Sugar Magnolia – Grateful Dead

tldr: Sugar Magnolia starts in A major and ends in B major. The main riff is based on an open A chord with a hammer-on IV chord, D, along with connecting notes from A major pentatonic. Most of the chords are diatonic, with a borrowed bVII chord mixed in. And the lead work uses the major scale, around the framework of the major pentatonic. There’s a quick key change to D major at “She’s got everything…” and later a permanent key change from A major to B major at “cuckoo’s crying.”

Sugar Magnolia Full Analysis

Sugar Magnolia is starts in A major. The main riff slides into an A chord chromatically from G#. From there, there’s a major pentatonic riff with a hammer-on to the IV chord, D, as a partial chord. The gist is:

 G# A          D  A
 G# A                A

The bolded 3 note is a flat third sliding into a major third, which is a common bluesy addition to the major pentatonic.
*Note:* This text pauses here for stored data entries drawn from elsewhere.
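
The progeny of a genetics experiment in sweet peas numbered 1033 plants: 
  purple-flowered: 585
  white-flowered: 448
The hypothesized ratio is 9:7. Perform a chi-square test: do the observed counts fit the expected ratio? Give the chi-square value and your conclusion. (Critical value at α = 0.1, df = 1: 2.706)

0.061; consistent

The 9:7 ratio has 16 parts, so with N = 1033 the expected counts are:
  purple-flowered: 1033 × 9/16 = 581.0625
  white-flowered: 1033 × 7/16 = 451.9375
χ² = Σ (O − E)² / E
  purple-flowered: (585 − 581.0625)² / 581.0625 = 0.0267
  white-flowered: (448 − 451.9375)² / 451.9375 = 0.0343
χ² = 0.0267 + 0.0343 = 0.061
Degrees of freedom = 2 − 1 = 1; critical value at α = 0.1 is 2.706.
Since 0.061 < 2.706, we fail to reject the null hypothesis — the data are consistent with the 9:7 ratio.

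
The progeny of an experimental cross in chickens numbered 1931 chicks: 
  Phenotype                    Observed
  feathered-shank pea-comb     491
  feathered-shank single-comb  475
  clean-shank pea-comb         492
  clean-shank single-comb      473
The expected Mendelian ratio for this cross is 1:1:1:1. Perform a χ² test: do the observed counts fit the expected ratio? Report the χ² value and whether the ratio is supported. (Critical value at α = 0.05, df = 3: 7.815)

Total ratio parts = 4. Expected numbers out of 1931:
  feathered-shank pea-comb: 1931 × 1/4 = 482.75
  feathered-shank single-comb: 1931 × 1/4 = 482.75
  clean-shank pea-comb: 1931 × 1/4 = 482.75
  clean-shank single-comb: 1931 × 1/4 = 482.75
χ² = Σ (O − E)² / E
  feathered-shank pea-comb: (491 − 482.75)² / 482.75 = 0.1410
  feathered-shank single-comb: (475 − 482.75)² / 482.75 = 0.1244
  clean-shank pea-comb: (492 − 482.75)² / 482.75 = 0.1772
  clean-shank single-comb: (473 − 482.75)² / 482.75 = 0.1969
χ² = 0.1410 + 0.1244 + 0.1772 + 0.1969 = 0.6395 ≈ 0.640
Degrees of freedom = 4 − 1 = 3; critical value at α = 0.05 is 7.815.
Since 0.640 < 7.815, we fail to reject the null hypothesis — the data are consistent with the 1:1:1:1 ratio.

0.640; consistent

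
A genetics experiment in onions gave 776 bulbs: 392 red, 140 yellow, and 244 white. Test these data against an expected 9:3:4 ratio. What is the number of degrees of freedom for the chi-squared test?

2

A goodness-of-fit test with 3 phenotype classes has df = 3 − 1 = 2.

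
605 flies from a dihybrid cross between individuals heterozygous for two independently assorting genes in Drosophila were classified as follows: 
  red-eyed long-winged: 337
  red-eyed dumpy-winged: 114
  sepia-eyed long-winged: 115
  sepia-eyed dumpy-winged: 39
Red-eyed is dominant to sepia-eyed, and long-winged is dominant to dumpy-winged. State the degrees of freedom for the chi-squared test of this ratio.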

The main verses (“Sugar Magnolia, blossoms blooming…) start the same way, from A to D to A, but then go one of two ways, depending on the version or even different parts of the same version. One way is A – G – E – A. The G chord is a bVII borrowed from mixolydian, but the E chord, a V chord, makes clear that we’re still in the ionian (natural major). It melds in chromatically:

G:     G  B  D
E:  E  G# B
A:  E  A   C# []

The diatonic vii chord would have been G#dim, which shares two of the same notes (G# B D), so the alteration is an easy substitute, works well to introduce a mixolydian sound, and as shown, can smoothly lead back to the V chord chromatically.

The other way uses a D instead of the E (A – G – D – A) and is perhaps more susceptible to a full mixolydian read, if you are playing lead over it. But the part that follows (“Saw my baby”) is straight-up A major, with both a iii and V chord that wouldn’t exist in mixolydian: A C#m F#m E D A, which is I – iii – vi – V – IV – I.
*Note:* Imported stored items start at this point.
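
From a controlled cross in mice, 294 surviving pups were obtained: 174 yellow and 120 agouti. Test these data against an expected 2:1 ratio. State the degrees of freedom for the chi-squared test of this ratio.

A goodness-of-fit test with 2 phenotype classes has df = 2 − 1 = 1.

1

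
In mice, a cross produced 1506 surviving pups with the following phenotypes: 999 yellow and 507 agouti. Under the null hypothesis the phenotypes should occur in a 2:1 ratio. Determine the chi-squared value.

Expected counts for N = 1506 under a 2:1 ratio (total parts = 3):
  yellow: 1506 × 2/3 = 1004
  agouti: 1506 × 1/3 = 502
χ² = Σ (O − E)² / E
  yellow: (999 − 1004)² / 1004 = 0.0249
  agouti: (507 − 502)² / 502 = 0.0498
χ² = 0.0249 + 0.0498 = 0.0747 ≈ 0.075

0.075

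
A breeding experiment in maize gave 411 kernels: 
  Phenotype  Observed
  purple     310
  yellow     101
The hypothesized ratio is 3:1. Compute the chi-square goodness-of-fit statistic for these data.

Total ratio parts = 4. Expected numbers out of 411:
  purple: 411 × 3/4 = 308.25
  yellow: 411 × 1/4 = 102.75
χ² = Σ (O − E)² / E
  purple: (310 − 308.25)² / 308.25 = 0.0099
  yellow: (101 − 102.75)² / 102.75 = 0.0298
χ² = 0.0099 + 0.0298 = 0.0397 ≈ 0.040

0.040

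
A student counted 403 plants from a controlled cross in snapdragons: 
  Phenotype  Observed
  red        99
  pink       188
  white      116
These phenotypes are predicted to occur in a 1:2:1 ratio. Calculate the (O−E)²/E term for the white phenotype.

2.308

Expected counts for N = 403 under a 1:2:1 ratio (total parts = 4):
  red: 403 × 1/4 = 100.75
  pink: 403 × 2/4 = 201.5
  white: 403 × 1/4 = 100.75
Contribution of white: (116 − 100.75)² / 100.75 = 2.3083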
At “She’s got everything,” there’s a subtle key change to D major, with D – G – D as I – IV – I, and D – A – D as I – V- I. Then an E returns us to A major, where the E is the V chord.

There’s a nice little solo over the intro riff using the A major scale, with a lot of A major pentatonic notes used.
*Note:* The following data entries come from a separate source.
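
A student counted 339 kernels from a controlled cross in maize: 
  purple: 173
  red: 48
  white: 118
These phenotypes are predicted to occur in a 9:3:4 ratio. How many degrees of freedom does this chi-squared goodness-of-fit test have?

A goodness-of-fit test with 3 phenotype classes has df = 3 − 1 = 2.

2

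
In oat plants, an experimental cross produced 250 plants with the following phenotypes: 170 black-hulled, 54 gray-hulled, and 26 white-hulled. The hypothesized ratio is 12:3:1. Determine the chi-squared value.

9.605

Total ratio parts = 16. Expected numbers out of 250:
  black-hulled: 250 × 12/16 = 187.5
  gray-hulled: 250 × 3/16 = 46.875
  white-hulled: 250 × 1/16 = 15.625
χ² = Σ (O − E)² / E
  black-hulled: (170 − 187.5)² / 187.5 = 1.6333
  gray-hulled: (54 − 46.875)² / 46.875 = 1.0830
  white-hulled: (26 − 15.625)² / 15.625 = 6.8890
χ² = 1.6333 + 1.0830 + 6.8890 = 9.6053 ≈ 9.605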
When we get to “Sometimes when the cuckoo’s crying,” there’s a modulation up to B major, with a I – IV pattern of B – E. Moving up a whole step is an abrupt but common way of changing keys. This part ends with a quick-moving progression I’ve heard a few ways, but along the lines of B – F# (or A) – E – D – A – E – B – A – E. I think this is sort of a variable circle of fifths pattern, depending on how you play it, as all of the chords have basic relationship to adjacent chords: F# is the V of B, B is the V of E, E is the V of A, and A is the V of D. Strictly speaking, A and D are not in key, but they are used in transition, relative to adjacent chords and not so much in the context of the B tonic.

Finally, there is a jam with B, E, and F#, the I, IV, and V in B major. The B major scale works over everything, and you can also try mixing in B mixolydian over the B and E chords (but not so much the F#, which clashes). You can also work in that minor third to major third chromaticism from the opening riff over the B chord.


  • Easy hammer-on I to IV from an A-shaped chord
  • Subtle key change to IV chord by pairing with bVII, which is its IV chord.
  • Abrupt key change by moving tonic up one whole step.